A Revert, Abandoned

I entered Islam on the basis of questioning within an unquestionable and most certain foundation. Like a toddler taking her first steps, exploring the world through taking in everything she can find, I read everything I chance across, and I question when I can’t seem to grasp something.

The current path is like this: I read freely, and when I chance across something that I don’t understand or doesn’t seem quite right, I search for my answer. Google search has become my best friend. But what I’ve realised in my search is that it is so easy to be misguided. The internet has scores of articles and information on what I am searching about. Most of the time, they differ greatly in points of view, but they are presented in a way that the author’s point of view gets mixed with facts and become printed as a fact in itself.

And here’s the dangerous part: it’s so easy to believe anything that sounds convincing, and for converts with no specific, step-by-step guidance, it’s so easy to fall from the truth. Even for me, though I am fortunate to have a few learned people around to answer my questions, I still feel like I’m feeling my way around in the dark, feeling and clinging on to the first thing I come across. It’s unstructured, scattered searching, and I don’t like it.
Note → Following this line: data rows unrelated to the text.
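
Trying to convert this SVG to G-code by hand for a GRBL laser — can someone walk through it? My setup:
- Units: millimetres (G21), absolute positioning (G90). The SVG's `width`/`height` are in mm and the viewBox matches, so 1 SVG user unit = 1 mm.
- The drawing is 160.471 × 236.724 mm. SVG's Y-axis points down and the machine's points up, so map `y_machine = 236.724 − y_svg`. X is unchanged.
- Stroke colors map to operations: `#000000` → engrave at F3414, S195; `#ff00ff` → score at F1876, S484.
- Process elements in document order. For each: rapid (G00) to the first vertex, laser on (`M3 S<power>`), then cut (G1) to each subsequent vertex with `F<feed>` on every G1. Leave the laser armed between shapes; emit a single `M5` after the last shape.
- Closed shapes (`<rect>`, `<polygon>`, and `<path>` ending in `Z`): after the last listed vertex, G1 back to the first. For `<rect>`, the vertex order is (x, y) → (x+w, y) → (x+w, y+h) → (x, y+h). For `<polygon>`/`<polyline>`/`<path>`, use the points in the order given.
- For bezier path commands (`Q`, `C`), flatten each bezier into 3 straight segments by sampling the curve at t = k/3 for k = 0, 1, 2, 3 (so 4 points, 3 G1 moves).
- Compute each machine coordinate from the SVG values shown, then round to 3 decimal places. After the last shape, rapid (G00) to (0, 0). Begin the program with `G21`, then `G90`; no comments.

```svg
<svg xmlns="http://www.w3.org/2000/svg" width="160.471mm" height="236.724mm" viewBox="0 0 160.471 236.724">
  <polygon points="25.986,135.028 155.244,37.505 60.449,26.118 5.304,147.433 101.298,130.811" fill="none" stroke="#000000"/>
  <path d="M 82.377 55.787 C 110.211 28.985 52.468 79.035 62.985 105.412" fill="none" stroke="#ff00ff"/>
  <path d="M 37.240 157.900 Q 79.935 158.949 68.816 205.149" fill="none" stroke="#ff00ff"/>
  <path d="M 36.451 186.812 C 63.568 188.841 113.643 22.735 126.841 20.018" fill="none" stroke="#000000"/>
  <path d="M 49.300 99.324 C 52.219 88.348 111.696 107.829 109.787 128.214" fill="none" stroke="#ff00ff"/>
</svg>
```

G21
G90
G00 X25.986 Y101.696
M3 S195
G1 X155.244 Y199.219 F3414
G1 X60.449 Y210.606 F3414
G1 X5.304 Y89.291 F3414
G1 X101.298 Y105.913 F3414
G1 X25.986 Y101.696 F3414
G00 X82.377 Y180.937
M3 S484
G1 X87.383 Y185.845 F1876
G1 X69.524 Y161.857 F1876
G1 X62.985 Y131.312 F1876
G00 X37.240 Y78.824
M3 S484
G1 X59.724 Y73.108 F1876
G1 X70.249 Y57.358 F1876
G1 X68.816 Y31.575 F1876
G00 X36.451 Y49.912
M3 S195
G1 X69.005 Y91.649 F3414
G1 X103.567 Y171.805 F3414
G1 X126.841 Y216.706 F3414
G00 X49.300 Y137.400
M3 S484
G1 X66.703 Y139.318 F1876
G1 X95.602 Y127.499 F1876
G1 X109.787 Y108.510 F1876
M5
G00 X0.000 Y0.000

1 u = 1 mm; y_m = 236.724 − y.

[1] `<polygon>` closed polygon, #000000→engrave S195 F3414: (25.986,101.696) → (155.244,199.219) → (60.449,210.606) → (5.304,89.291) → (101.298,105.913) → (25.986,101.696) (closed)

[2] `<path>` cubic bezier, #ff00ff→score S484 F1876: (82.377,180.937) → (87.383,185.845) → (69.524,161.857) → (62.985,131.312)

[3] `<path>` quadratic bezier, #ff00ff→score S484 F1876: (37.240,78.824) → (59.724,73.108) → (70.249,57.358) → (68.816,31.575)

[4] `<path>` cubic bezier, #000000→engrave S195 F3414: (36.451,49.912) → (69.005,91.649) → (103.567,171.805) → (126.841,216.706)

[5] `<path>` cubic bezier, #ff00ff→score S484 F1876: (49.300,137.400) → (66.703,139.318) → (95.602,127.499) → (109.787,108.510)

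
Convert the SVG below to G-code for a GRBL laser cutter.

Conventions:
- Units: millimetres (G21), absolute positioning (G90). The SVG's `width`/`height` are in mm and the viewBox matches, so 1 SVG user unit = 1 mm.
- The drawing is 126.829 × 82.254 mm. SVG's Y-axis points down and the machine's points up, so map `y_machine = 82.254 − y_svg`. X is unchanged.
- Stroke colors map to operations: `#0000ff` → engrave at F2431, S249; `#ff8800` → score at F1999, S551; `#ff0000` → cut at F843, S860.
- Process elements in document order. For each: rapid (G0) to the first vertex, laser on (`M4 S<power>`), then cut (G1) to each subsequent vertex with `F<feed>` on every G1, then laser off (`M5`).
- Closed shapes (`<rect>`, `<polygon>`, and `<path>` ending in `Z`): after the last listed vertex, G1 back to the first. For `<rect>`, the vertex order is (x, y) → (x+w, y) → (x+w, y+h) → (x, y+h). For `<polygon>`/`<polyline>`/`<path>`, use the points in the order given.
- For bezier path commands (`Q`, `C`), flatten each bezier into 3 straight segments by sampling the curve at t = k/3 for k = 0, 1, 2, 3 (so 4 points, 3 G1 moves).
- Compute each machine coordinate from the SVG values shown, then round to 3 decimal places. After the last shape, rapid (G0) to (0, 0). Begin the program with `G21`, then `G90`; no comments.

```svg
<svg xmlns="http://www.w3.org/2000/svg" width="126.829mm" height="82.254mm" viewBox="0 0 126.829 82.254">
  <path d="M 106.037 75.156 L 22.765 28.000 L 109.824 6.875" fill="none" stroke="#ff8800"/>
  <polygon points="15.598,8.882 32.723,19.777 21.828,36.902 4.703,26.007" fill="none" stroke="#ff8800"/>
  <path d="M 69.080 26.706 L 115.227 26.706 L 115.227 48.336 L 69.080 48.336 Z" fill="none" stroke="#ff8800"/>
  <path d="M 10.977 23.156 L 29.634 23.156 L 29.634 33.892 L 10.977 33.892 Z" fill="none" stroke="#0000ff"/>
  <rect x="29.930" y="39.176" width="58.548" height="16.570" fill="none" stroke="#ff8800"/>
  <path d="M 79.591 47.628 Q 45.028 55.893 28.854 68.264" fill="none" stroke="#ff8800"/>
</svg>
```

1 u = 1 mm; y_m = 82.254 − y.

[1] `<path>` open polyline, #ff8800→score S551 F1999: (106.037,7.098) → (22.765,54.254) → (109.824,75.379)

[2] `<polygon>` regular polygon, #ff8800→score S551 F1999: (15.598,73.372) → (32.723,62.477) → (21.828,45.352) → (4.703,56.247) → (15.598,73.372) (closed)

[3] `<path>` rectangle, #ff8800→score S551 F1999: (69.080,55.548) → (115.227,55.548) → (115.227,33.918) → (69.080,33.918) → (69.080,55.548) (closed)

[4] `<path>` rectangle, #0000ff→engrave S249 F2431: (10.977,59.098) → (29.634,59.098) → (29.634,48.362) → (10.977,48.362) → (10.977,59.098) (closed)

[5] `<rect>` rectangle, #ff8800→score S551 F1999: (29.930,43.078) → (88.478,43.078) → (88.478,26.508) → (29.930,26.508) → (29.930,43.078) (closed)

[6] `<path>` quadratic bezier, #ff8800→score S551 F1999: (79.591,34.626) → (58.592,28.660) → (41.680,21.781) → (28.854,13.990)

G21
G90
G0 X106.037 Y7.098
M4 S551
G1 X22.765 Y54.254 F1999
G1 X109.824 Y75.379 F1999
M5
G0 X15.598 Y73.372
M4 S551
G1 X32.723 Y62.477 F1999
G1 X21.828 Y45.352 F1999
G1 X4.703 Y56.247 F1999
G1 X15.598 Y73.372 F1999
M5
G0 X69.080 Y55.548
M4 S551
G1 X115.227 Y55.548 F1999
G1 X115.227 Y33.918 F1999
G1 X69.080 Y33.918 F1999
G1 X69.080 Y55.548 F1999
M5
G0 X10.977 Y59.098
M4 S249
G1 X29.634 Y59.098 F2431
G1 X29.634 Y48.362 F2431
G1 X10.977 Y48.362 F2431
G1 X10.977 Y59.098 F2431
M5
G0 X29.930 Y43.078
M4 S551
G1 X88.478 Y43.078 F1999
G1 X88.478 Y26.508 F1999
G1 X29.930 Y26.508 F1999
G1 X29.930 Y43.078 F1999
M5
G0 X79.591 Y34.626
M4 S551
G1 X58.592 Y28.660 F1999
G1 X41.680 Y21.781 F1999
G1 X28.854 Y13.990 F1999
M5
G0 X0.000 Y0.000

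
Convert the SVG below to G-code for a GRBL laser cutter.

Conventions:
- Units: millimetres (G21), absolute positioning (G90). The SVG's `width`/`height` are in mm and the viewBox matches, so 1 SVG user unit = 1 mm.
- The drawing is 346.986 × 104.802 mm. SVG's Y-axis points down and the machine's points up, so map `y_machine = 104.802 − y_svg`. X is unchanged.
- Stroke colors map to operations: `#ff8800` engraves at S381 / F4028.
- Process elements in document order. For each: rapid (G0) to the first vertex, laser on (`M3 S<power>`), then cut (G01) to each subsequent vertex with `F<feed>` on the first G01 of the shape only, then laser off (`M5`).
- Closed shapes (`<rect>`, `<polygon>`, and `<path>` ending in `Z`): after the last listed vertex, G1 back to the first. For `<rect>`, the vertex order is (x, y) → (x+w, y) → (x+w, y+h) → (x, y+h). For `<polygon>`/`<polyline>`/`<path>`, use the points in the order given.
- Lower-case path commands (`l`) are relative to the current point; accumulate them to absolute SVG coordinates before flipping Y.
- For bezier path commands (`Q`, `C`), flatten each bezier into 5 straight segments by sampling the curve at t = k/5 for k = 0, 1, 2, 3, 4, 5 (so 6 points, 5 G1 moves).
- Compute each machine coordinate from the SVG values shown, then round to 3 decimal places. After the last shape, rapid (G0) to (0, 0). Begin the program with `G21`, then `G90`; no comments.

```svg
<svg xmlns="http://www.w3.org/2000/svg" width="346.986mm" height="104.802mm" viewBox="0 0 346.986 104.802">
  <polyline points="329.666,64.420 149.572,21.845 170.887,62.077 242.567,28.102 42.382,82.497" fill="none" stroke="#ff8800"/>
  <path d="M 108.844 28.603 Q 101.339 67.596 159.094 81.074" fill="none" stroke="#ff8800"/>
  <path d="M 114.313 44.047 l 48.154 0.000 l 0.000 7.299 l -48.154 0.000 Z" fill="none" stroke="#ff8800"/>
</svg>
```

viewBox `0 0 346.986 104.802` with mm width/height → 1 unit = 1 mm. Flip: y_m = 104.802 − y_svg.

**Shape 1** — `<polyline>` open polyline, stroke `#ff8800` → engrave (S381, F4028). Machine vertices: (329.666,40.382) → (149.572,82.957) → (170.887,42.725) → (242.567,76.700) → (42.382,22.305). Open path.

**Shape 2** — `<path>` quadratic bezier, stroke `#ff8800` → engrave (S381, F4028). Control points (SVG): P0=(108.844,28.603), P1=(101.339,67.596), P2=(159.094,81.074); sampled at t=k/5. Machine vertices: (108.844,76.199) → (108.452,61.622) → (113.282,49.087) → (123.332,38.593) → (138.602,30.140) → (159.094,23.728). Open path.

**Shape 3** — `<path>` rectangle, stroke `#ff8800` → engrave (S381, F4028). Machine vertices: (114.313,60.755) → (162.467,60.755) → (162.467,53.456) → (114.313,53.456) → (114.313,60.755). Closed: final G1 returns to the first vertex.

G21
G90
G0 X329.666 Y40.382
M3 S381
G01 X149.572 Y82.957 F4028
G01 X170.887 Y42.725
G01 X242.567 Y76.700
G01 X42.382 Y22.305
M5
G0 X108.844 Y76.199
M3 S381
G01 X108.452 Y61.622 F4028
G01 X113.282 Y49.087
G01 X123.332 Y38.593
G01 X138.602 Y30.140
G01 X159.094 Y23.728
M5
G0 X114.313 Y60.755
M3 S381
G01 X162.467 Y60.755 F4028
G01 X162.467 Y53.456
G01 X114.313 Y53.456
G01 X114.313 Y60.755
M5
G0 X0.000 Y0.000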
It gets a little frustrating after a while, and I’m frankly a little surprised that even though Islam is a religion which encourages continuous knowledge, muslim converts in Singapore are left to fend for themselves after their conversion. My search for an Ustazah- a teacher whom I can rely on to guide me in my reading and my questions- have been futile up to now. The thing is that I don’t know where to start, or how to proceed.

I tried the basics- by reading on how Islam came to be- reading Muhammad, His Life Based on the Earliest Sources by Martin Ling. Most comprehensive and detailed book which earned awards in the Muslim world, hailed as the “best biography of the prophet in English”, you can’t possibly go wrong from there, can you? Turns out you can. I only found one paragraph in the book which, by it’s subtle phrasing and lack of more information, made me a little disturbed on the portrayal of our Prophet (s.a.w). But it was enough to make me doubt the contents in the rest of the pages- a true example of how an author can mix personal opinions within a factual work.

And the internet has loads of it. I feel like my sense of discernment has been put on overdrive, trying to sift what’s true from what’s not. The only thing guiding me at this time is Prophet Muhammed’s words,

“I have left behind me two things, if you cling to them you will never go astray. They are the Book of Allaah and my Sunnah” (al-Haakim)

As such, I have abandoned the internet. My current read will be on the Risale-I-Nur books, which insofar I feel to be really good at giving me the reasons from a fundamental level- why we believe there is a God, why we must worship him, the beauty of the 5 prayers etc.

But the difficulty still remains: questions will always come. To whom do I direct my questions to?

One Comment Add yours

  1. Anonymous says:

    I got to know your blog through M. He came to KL last month.
    I feel sad to read your recent article to know your feeling of helplessness.Please keep in touch! We would like to share with you. Insha Allah (SWT)!!!